The software provides both generic container classes (along the lines of a plain numpy array) and application-specific classes (such as G3Timestream) that also contain metadata (for example, start and stop times and units). In general, code should use one of the purpose-specific objects, which makes sure that stored information has all the appropriate metadata attached.

Some classes that hold multiple instances of other datatypes have names starting with either G3Vector, which denotes a list/array, or G3Map, denoting a dictionary from strings to the named type. These names follow the C++ convention.

Classes containing large quantities of numbers (G3Timestream, G3SkyMap, G3VectorDouble) store their data contiguously in memory and implement the Python buffer protocol, which makes numpy operations on these classes behave with the same speed and semantics as on numpy arrays.

Experimental data is stored in one of the following application-specific clASSES:

  • G3Timestream acts like a G3VectorDouble with attached sample rate, start time, stop time and units.

  • G3SkyMap is a base class for actual maps of the sky, and includes units and projection information.

  • BolometerProperties Stores the physical bolometer information like polarization angle and pointing offset.

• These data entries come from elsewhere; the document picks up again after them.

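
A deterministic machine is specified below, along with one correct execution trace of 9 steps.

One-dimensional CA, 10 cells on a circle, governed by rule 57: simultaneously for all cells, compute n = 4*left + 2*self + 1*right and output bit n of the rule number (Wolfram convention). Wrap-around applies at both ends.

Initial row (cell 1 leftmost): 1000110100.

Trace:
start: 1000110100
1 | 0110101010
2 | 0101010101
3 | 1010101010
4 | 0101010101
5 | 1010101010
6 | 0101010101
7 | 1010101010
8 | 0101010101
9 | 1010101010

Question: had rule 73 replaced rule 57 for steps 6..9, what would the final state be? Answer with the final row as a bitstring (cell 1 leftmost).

(re-executing steps 6..9 under rule 73; state before step 6: 1010101010)
6 | 0000000000
7 | 1111111111
8 | 0000000000
9 | 1111111111

1111111111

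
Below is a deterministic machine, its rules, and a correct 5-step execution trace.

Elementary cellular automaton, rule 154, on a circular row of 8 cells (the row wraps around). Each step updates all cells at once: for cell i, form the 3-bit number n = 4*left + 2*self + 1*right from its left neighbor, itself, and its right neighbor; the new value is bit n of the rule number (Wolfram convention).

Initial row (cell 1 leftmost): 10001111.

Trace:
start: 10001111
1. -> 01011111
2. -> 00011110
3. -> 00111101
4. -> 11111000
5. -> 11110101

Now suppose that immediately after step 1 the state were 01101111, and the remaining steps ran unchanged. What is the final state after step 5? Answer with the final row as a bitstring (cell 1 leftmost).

state after step 1 := 01101111
2. -> 01001110
3. -> 10111101
4. -> 00111001
5. -> 11110110

11110110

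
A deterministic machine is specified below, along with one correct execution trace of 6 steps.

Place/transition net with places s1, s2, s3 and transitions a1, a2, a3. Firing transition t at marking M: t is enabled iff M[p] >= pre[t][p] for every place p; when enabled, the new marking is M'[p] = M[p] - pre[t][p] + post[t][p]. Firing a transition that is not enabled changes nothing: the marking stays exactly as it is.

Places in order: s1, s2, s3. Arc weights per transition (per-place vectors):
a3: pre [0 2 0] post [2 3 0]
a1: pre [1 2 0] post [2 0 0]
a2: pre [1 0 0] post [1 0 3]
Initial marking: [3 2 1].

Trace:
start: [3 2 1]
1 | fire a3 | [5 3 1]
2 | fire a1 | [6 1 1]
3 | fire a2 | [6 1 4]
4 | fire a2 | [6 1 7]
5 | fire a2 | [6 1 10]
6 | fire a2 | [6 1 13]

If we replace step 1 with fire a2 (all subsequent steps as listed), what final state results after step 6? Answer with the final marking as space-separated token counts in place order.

(re-executing from step 1 with the substitution; state before step 1: [3 2 1])
1 | fire a2 | [3 2 4]
2 | fire a1 | [4 0 4]
3 | fire a2 | [4 0 7]
4 | fire a2 | [4 0 10]
5 | fire a2 | [4 0 13]
6 | fire a2 | [4 0 16]

4 0 16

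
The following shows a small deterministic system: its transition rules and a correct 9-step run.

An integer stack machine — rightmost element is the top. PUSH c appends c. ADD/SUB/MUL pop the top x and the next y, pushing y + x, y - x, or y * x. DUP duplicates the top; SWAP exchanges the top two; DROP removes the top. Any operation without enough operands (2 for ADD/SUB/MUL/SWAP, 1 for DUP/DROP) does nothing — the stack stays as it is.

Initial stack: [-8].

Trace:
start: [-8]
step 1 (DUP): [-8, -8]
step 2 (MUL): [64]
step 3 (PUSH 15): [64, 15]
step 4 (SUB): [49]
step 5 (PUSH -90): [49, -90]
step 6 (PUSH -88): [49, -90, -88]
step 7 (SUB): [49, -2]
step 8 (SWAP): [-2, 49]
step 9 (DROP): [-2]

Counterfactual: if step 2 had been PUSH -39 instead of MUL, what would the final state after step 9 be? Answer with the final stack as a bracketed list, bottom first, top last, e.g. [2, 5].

(re-executing from step 2 with the substitution; state before step 2: [-8, -8])
step 2 (PUSH -39): [-8, -8, -39]
step 3 (PUSH 15): [-8, -8, -39, 15]
step 4 (SUB): [-8, -8, -54]
step 5 (PUSH -90): [-8, -8, -54, -90]
step 6 (PUSH -88): [-8, -8, -54, -90, -88]
step 7 (SUB): [-8, -8, -54, -2]
step 8 (SWAP): [-8, -8, -2, -54]
step 9 (DROP): [-8, -8, -2]

[-8, -8, -2]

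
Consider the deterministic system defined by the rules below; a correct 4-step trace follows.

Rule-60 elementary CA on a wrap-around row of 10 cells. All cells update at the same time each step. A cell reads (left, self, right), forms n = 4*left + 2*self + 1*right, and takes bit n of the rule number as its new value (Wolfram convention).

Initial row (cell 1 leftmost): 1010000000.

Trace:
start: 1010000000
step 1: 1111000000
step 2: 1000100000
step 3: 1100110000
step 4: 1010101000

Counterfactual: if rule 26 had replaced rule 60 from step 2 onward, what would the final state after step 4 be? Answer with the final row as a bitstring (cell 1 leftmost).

(re-executing steps 2..4 under rule 26; state before step 2: 1111000000)
step 2: 1000100001
step 3: 0101010011
step 4: 0000001110

0000001110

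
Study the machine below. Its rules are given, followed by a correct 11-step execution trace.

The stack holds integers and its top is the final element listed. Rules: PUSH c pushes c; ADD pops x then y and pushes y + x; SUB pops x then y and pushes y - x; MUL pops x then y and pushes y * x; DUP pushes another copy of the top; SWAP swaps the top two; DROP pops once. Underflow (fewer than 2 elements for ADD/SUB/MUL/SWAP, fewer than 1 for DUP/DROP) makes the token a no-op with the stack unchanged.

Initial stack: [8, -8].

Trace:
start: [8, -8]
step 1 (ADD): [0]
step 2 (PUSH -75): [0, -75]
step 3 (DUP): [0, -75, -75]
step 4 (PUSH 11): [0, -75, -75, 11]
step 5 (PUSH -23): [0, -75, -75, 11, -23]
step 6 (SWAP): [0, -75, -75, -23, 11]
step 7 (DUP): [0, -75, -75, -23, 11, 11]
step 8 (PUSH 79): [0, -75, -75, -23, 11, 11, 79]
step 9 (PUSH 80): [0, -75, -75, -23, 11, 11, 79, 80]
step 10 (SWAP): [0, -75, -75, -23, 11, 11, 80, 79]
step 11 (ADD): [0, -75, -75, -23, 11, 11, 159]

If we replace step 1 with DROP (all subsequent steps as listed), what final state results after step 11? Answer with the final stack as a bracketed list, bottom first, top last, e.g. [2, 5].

(re-executing from step 1 with the substitution; state before step 1: [8, -8])
step 1 (DROP): [8]
step 2 (PUSH -75): [8, -75]
step 3 (DUP): [8, -75, -75]
step 4 (PUSH 11): [8, -75, -75, 11]
step 5 (PUSH -23): [8, -75, -75, 11, -23]
step 6 (SWAP): [8, -75, -75, -23, 11]
step 7 (DUP): [8, -75, -75, -23, 11, 11]
step 8 (PUSH 79): [8, -75, -75, -23, 11, 11, 79]
step 9 (PUSH 80): [8, -75, -75, -23, 11, 11, 79, 80]
step 10 (SWAP): [8, -75, -75, -23, 11, 11, 80, 79]
step 11 (ADD): [8, -75, -75, -23, 11, 11, 159]

[8, -75, -75, -23, 11, 11, 159]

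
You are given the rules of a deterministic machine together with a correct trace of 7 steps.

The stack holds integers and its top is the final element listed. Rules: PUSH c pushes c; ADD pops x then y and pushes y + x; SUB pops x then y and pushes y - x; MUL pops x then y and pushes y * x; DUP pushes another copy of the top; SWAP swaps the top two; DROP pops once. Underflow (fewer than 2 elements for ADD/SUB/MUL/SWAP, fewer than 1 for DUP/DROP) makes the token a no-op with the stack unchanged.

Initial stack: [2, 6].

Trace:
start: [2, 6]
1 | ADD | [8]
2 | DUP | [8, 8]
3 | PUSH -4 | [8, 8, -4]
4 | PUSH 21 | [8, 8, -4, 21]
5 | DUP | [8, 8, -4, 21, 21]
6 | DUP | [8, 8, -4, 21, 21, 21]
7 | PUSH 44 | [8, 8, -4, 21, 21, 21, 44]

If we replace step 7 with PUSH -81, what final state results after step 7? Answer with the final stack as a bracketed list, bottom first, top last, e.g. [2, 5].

[8, 8, -4, 21, 21, 21, -81]

(re-executing from step 7 with the substitution; state before step 7: [8, 8, -4, 21, 21, 21])
7 | PUSH -81 | [8, 8, -4, 21, 21, 21, -81]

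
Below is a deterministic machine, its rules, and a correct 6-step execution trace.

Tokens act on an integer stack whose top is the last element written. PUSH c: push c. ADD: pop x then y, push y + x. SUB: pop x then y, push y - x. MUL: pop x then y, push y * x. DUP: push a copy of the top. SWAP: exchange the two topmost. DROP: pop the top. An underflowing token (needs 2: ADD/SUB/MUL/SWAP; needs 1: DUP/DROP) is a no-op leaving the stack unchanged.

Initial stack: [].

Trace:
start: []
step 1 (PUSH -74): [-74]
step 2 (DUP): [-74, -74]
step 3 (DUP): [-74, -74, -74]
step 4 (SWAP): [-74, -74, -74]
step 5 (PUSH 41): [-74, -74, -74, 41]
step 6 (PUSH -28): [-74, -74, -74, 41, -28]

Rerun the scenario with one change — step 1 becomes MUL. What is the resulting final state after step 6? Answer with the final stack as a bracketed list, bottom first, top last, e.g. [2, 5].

(re-executing from step 1 with the substitution; state before step 1: [])
step 1 (MUL): []
step 2 (DUP): []
step 3 (DUP): []
step 4 (SWAP): []
step 5 (PUSH 41): [41]
step 6 (PUSH -28): [41, -28]

[41, -28]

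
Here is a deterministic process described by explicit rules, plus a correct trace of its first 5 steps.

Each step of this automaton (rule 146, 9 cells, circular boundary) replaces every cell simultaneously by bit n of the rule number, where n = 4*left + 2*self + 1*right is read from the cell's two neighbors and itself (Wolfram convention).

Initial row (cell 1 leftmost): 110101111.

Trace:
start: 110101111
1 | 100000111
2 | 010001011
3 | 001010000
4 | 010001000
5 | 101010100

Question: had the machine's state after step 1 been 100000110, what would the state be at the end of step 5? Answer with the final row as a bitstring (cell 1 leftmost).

100000100

state after step 1 := 100000110
2 | 010001000
3 | 101010100
4 | 000000011
5 | 100000100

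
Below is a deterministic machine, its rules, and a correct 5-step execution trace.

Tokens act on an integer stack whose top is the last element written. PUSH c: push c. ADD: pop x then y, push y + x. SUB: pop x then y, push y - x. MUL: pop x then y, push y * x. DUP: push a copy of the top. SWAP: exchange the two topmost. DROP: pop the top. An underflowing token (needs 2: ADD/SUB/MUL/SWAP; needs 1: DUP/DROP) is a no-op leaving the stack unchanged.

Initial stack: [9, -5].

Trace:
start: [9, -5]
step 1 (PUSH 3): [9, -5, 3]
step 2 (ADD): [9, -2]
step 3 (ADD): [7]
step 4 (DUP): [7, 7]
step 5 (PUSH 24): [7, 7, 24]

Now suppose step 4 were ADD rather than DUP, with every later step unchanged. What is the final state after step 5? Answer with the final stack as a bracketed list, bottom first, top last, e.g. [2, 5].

(re-executing from step 4 with the substitution; state before step 4: [7])
step 4 (ADD): [7]
step 5 (PUSH 24): [7, 24]

[7, 24]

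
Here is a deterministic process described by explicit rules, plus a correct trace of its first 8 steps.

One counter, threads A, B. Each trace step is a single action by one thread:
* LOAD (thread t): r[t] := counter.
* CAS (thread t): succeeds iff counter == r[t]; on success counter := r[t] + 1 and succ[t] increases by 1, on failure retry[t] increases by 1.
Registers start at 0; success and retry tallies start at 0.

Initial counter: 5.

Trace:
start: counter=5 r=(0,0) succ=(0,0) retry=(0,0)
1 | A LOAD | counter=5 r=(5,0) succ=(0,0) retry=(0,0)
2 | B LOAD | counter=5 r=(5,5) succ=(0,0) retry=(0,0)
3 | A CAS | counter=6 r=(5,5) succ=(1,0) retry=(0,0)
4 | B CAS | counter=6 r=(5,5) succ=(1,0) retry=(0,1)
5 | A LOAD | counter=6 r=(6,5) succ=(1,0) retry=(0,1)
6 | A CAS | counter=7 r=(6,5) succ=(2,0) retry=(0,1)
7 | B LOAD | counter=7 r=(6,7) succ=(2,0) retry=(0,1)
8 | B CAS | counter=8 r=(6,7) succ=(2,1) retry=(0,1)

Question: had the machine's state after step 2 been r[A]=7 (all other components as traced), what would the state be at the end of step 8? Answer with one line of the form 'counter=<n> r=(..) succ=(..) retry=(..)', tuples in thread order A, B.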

  • DfMuxChannelMapping Is used to map the string identifying a bolometer to its board/module/channel in the dfmux system.

A few notable generic containers when the standard ones are not appropriate:

  • G3VectorDouble is a vector of doubles. It acts like a numpy array of doubles.

  • G3MapString acts like a dictionary that maps strings to strings

  • G3MapVectorDouble acts like a dictionary that maps a string to a vector of doubles

Frame objects must be defined in both C++ and Python, which can be a bit daunting if you aren’t familiar with C++. If you need to add an extra member to a G3FrameObject subclass or need a new class, ask on the Slack channel and someone familiar with the C++ side of the software can help with it.

Units

This software includes a units system that is meant to end wondering whether a given function takes radians or degrees as an argument, or whether a stored time is in milliseconds or seconds. The support code is accessible to both C++ and Python as part of the G3Units namespace (core.G3Units.X in Python and G3Units::X in C++).

You should read the documentation on the Units system.

Debugging Code

Because of the step-by-step frame handling and callback system, debugging code requires a few more steps than usual.

To break into a debugger session at a certain point in the pipeline, you can use the spt3g.core.InjectDebug module.

Another common idiom is to insert a pipeline module that grabs data as it goes by for later examination, which lets you debug as though there were not callbacks. For example,

stuff = []
def grabstuff(fr):
    if 'MyData' in fr:
        stuff.append(fr['MyData'])
pipe.Add(grabstuff)

You can run the unit tests by running make test in the build directory, which is also a useful, though not sufficient, test that everything is working correctly – expanding test coverage is always a praiseworthy activity.